Trigger Warning: This post deals with issues of sexual assault and may be triggering for survivors of abuse.
When I was sent a copy of Richard Glover’s latest book, Flesh Wounds, I tore through it, expecting to chortle and guffaw.
I was wrong. I ended up sobbing.
On air (he’s the host of ABC 702’s drive program) and in his writing Glover is, well, lovable. His legion of radio fans have kept him in the number one spot for most of the past decade. His weekly newspaper columns are warm and witty.
So his book is a bit of a shock. Flesh Wounds is a heart-wrenching family memoir. It reveals that no matter how many people love him now, Richard’s parents made it quite clear they did not.
“…I never felt like the favourite, which is hard when you are an only child,” he writes.
And later: “Can you really be self-raising, like flour? Or is that just a glib way to pretend that bad parenting doesn’t hurt?”
At first his parents seem quite odd, but harmless.
His mother fabricated a posh family background and adopted a fake British accent. She changed her name often and was known as Alice, Anna and Bunty. She joyfully told everyone Richard was the first artificial insemination baby in Australia – not because of fertility issues, but because she refused to have sex with his father. After 12 sexless years of marriage, she fell pregnant thanks to a turkey baster.
“My mother and father didn’t really behave like parents to me or as partners to each other. It was more a case of two self involved individuals who happened to rent a room to a boarder of mystifyingly modest height.”
Not surprisingly, his mother ran off with another man. What is surprising is it was Richard’s English teacher – a Tolkien devotee, nudist and stuffed-toy collector. Seriously, you can’t make this stuff up.

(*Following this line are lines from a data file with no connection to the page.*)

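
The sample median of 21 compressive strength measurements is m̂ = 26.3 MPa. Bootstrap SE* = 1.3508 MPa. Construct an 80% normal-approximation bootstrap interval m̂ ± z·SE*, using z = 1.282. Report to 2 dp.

Margin = 1.282 × 1.3508 = 1.732
Interval: 26.3 ± 1.732

(24.57, 28.03)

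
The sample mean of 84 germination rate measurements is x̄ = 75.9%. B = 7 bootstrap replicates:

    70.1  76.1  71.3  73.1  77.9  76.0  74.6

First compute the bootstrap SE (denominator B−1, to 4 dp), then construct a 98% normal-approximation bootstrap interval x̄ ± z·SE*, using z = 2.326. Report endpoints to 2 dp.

(69.38, 82.42)

Mean of replicates = 74.1571; sum of squared deviations = 47.1171; SE* = √(47.1171/6) = 2.8023
Margin = 2.326 × 2.8023 = 6.518
Interval: 75.9 ± 6.518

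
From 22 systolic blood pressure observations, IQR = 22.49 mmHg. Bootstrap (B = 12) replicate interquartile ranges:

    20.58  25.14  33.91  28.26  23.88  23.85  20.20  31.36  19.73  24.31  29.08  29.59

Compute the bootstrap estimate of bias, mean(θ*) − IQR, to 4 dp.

mean(θ*) = (20.58 + 25.14 + 33.91 + 28.26 + 23.88 + 23.85 + 20.20 + 31.36 + 19.73 + 24.31 + 29.08 + 29.59) / 12 = 25.82417
bias = 25.82417 − 22.49

bias = +3.3342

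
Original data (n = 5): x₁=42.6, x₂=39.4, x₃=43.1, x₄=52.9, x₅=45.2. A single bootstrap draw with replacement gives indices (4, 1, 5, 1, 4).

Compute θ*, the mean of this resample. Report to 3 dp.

θ* = 47.240

Resample values: 52.9, 42.6, 45.2, 42.6, 52.9.
Mean = (52.9 + 42.6 + 45.2 + 42.6 + 52.9) / 5 = 236.20 / 5 = 47.240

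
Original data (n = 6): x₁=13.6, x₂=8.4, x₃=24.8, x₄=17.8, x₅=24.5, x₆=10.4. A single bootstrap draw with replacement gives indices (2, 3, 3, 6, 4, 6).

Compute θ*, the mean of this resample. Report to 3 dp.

Resample values: 8.4, 24.8, 24.8, 10.4, 17.8, 10.4.
Mean = (8.4 + 24.8 + 24.8 + 10.4 + 17.8 + 10.4) / 6 = 96.60 / 6 = 16.100

θ* = 16.100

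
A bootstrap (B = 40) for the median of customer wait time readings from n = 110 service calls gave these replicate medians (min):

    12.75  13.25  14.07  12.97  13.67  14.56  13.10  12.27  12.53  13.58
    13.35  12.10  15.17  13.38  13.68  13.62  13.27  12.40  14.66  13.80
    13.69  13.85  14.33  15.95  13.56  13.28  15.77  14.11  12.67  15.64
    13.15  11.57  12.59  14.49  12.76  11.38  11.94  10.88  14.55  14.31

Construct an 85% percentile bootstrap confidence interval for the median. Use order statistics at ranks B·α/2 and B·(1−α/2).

(11.57, 15.17)

Sorted replicates: 10.88, 11.38, 11.57, 11.94, 12.10, 12.27, 12.40, 12.53, 12.59, 12.67, 12.75, 12.76, 12.97, 13.10, 13.15, 13.25, 13.27, 13.28, 13.35, 13.38, 13.56, 13.58, 13.62, 13.67, 13.68, 13.69, 13.80, 13.85, 14.07, 14.11, 14.31, 14.33, 14.49, 14.55, 14.56, 14.66, 15.17, 15.64, 15.77, 15.95
α = 0.15; lower rank = 40 × 0.075 = 3; upper rank = 40 × 0.925 = 37.
The 3rd smallest replicate is 11.57; the 37th is 15.17.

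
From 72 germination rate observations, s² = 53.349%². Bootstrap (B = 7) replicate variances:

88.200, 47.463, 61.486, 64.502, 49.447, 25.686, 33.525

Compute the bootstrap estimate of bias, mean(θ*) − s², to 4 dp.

bias = −0.4477

mean(θ*) = (88.200 + 47.463 + 61.486 + 64.502 + 49.447 + 25.686 + 33.525) / 7 = 52.90129
bias = 52.90129 − 53.349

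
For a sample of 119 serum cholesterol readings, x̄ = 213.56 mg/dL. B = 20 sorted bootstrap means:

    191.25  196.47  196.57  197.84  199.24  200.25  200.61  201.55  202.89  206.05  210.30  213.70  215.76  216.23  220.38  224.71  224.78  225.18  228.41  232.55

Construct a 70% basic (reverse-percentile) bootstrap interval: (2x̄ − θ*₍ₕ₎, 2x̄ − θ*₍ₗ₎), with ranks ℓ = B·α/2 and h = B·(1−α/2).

Percentile endpoints at ranks 3 and 17: θ*₍3₎ = 196.57, θ*₍17₎ = 224.78.
Basic interval reflects these around x̄:
  lower = 2 × 213.56 − 224.78 = 202.34
  upper = 2 × 213.56 − 196.57 = 230.55

(202.34, 230.55)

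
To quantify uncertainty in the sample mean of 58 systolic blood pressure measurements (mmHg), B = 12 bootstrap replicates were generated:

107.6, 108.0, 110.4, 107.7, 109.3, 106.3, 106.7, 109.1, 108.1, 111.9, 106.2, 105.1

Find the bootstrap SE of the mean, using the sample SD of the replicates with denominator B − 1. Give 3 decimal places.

SE* = 1.915

Bootstrap SE is the standard deviation of the 12 replicate means.
Mean of replicates: (107.6 + 108.0 + 110.4 + 107.7 + 109.3 + 106.3 + 106.7 + 109.1 + 108.1 + 111.9 + 106.2 + 105.1) / 12 = 1296.4000 / 12 = 108.0333
Sum of squared deviations: (−0.4333)² + (−0.0333)² + (+2.3667)² + (−0.3333)² + (+1.2667)² + (−1.7333)² + (−1.3333)² + (+1.0667)² + (+0.0667)² + (+3.8667)² + (−1.8333)² + (−2.9333)² = 40.3467
Variance = 40.3467 / 11 = 3.6679
SE* = √3.6679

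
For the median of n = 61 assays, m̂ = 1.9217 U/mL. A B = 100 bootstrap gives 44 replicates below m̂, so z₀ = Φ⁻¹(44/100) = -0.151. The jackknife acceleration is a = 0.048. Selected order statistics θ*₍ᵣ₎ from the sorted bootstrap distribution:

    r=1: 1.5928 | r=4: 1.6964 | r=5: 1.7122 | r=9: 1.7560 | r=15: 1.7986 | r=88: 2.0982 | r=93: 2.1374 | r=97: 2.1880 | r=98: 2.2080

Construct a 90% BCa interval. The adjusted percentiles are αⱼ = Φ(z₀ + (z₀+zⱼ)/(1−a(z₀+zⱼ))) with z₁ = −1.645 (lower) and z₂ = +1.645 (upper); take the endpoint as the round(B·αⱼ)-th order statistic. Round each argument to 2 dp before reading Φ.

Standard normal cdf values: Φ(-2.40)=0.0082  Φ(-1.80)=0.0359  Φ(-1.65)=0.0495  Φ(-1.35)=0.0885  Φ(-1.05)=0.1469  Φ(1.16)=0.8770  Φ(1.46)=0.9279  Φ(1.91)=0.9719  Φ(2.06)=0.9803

Lower: z₀ + z₁ = -0.151 + (-1.645) = -1.796; 1 − a(z₀+z₁) = 1 − (0.048)(-1.796) = 1.0862; argument = -0.151 + (-1.796)/1.0862 = -1.8045 → -1.80.
α₁ = Φ(-1.80) = 0.0359; rank = round(100 × 0.0359) = 4; θ*₍4₎ = 1.6964.
Upper: z₀ + z₂ = 1.494; 1 − a(z₀+z₂) = 0.9283; argument = 1.4584 → 1.46; α₂ = 0.9279; rank = 93; θ*₍93₎ = 2.1374.

(1.6964, 2.1374)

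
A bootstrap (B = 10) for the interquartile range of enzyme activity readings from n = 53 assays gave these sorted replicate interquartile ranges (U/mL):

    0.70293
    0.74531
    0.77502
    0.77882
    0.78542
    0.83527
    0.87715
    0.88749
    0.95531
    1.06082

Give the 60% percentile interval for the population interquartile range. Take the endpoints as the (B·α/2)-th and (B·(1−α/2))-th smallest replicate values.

α = 0.40; lower rank = 10 × 0.200 = 2; upper rank = 10 × 0.800 = 8.
The 2nd smallest replicate is 0.74531; the 8th is 0.88749.

(0.74531, 0.88749)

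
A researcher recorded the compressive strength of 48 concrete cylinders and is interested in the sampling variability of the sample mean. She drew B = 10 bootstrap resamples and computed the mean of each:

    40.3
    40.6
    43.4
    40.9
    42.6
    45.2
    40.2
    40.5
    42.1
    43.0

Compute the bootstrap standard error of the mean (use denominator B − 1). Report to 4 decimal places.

Bootstrap SE is the standard deviation of the 10 replicate means.
Mean of replicates: (40.3 + 40.6 + 43.4 + 40.9 + 42.6 + 45.2 + 40.2 + 40.5 + 42.1 + 43.0) / 10 = 418.80000 / 10 = 41.88000
Sum of squared deviations: (−1.58000)² + (−1.28000)² + (+1.52000)² + (−0.98000)² + (+0.72000)² + (+3.32000)² + (−1.68000)² + (−1.38000)² + (+0.22000)² + (+1.12000)² = 24.97600
Variance = 24.97600 / 9 = 2.77511
SE* = √2.77511

SE* = 1.6659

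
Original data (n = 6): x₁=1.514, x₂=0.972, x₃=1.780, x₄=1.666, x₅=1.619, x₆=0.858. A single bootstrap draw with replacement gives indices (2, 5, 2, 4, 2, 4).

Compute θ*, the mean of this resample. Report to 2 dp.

Resample values: 0.972, 1.619, 0.972, 1.666, 0.972, 1.666.
Mean = (0.972 + 1.619 + 0.972 + 1.666 + 0.972 + 1.666) / 6 = 7.8670 / 6 = 1.31

θ* = 1.31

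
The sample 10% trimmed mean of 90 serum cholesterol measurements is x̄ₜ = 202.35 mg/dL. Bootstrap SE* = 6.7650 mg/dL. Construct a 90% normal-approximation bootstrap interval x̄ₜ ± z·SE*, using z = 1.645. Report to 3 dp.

Margin = 1.645 × 6.7650 = 11.1284
Interval: 202.35 ± 11.1284

(191.222, 213.478)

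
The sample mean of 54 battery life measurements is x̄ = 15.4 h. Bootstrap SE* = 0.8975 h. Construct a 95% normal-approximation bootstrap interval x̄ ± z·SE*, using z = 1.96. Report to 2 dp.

(13.64, 17.16)

Margin = 1.96 × 0.8975 = 1.759
Interval: 15.4 ± 1.759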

Richard’s father couldn’t cope with the betrayal and basically spent the rest of his years drunk, marrying a number of women but always pining for his first wife.
Both parents made it clear that looking after Richard was a burden.
But there is a dark side to parental indifference. In the book Richard alludes to both sexual abuse and pedophilia.
As for me I was having adventures and misadventures, and both were probably the product of negotiating an adolescence unencumbered by parenting. Some of the experiences were great and some quite awful. I don’t need to recount them all, but to summarise: when a young person is unprotected and needy, pedophiles from miles around seem to instantly know, as if they are on some sort of text alert. I remember at age 16, having been invited to stay at some older man’s flat in Sydney, opening a cupboard door to see a swill of child pornography on the floor and thinking: ‘How did I get myself into this? And how do I get myself out of it?’
This vulnerability to older men continued. Richard’s mother packed him off to London at age 19 to stay with a family friend. This obese, much older man made Richard his sex slave for five awful months.
Lionel was after companionship more than sex, although every few weeks he’d more or less force me into bed, as I’m sure he’d done with at least some of the young ‘house guests’ before me. Afterwards he would stand up in his bathroom, with the door open and scrub himself with pHisohex to remove any trace of what happened, strangely keen for me to see how he was sanitising himself, despite the fact the sex had been at his insistence. I had a bedroom at the other end of the apartment in which I would cry myself to sleep most nights, burying my head in the pillow to muffle the sound.
The thought of the confident and outgoing Richard I know now being in a situation like this made me cry.
I’ve been a regular on Richard’s radio show once a month for 11 years so far. Richard and I had a ‘he said/she said’ debating segment once a week on the Today Show, back when Steven Leibmann and Tracey Grimshaw were hosts (yep we’re that old). In all that time I never had an inkling of how horrible his childhood was, so I was shocked. When I saw him for our regular spot on Weekend Sunrise I gave him a hug, but he looked a little uncomfortable.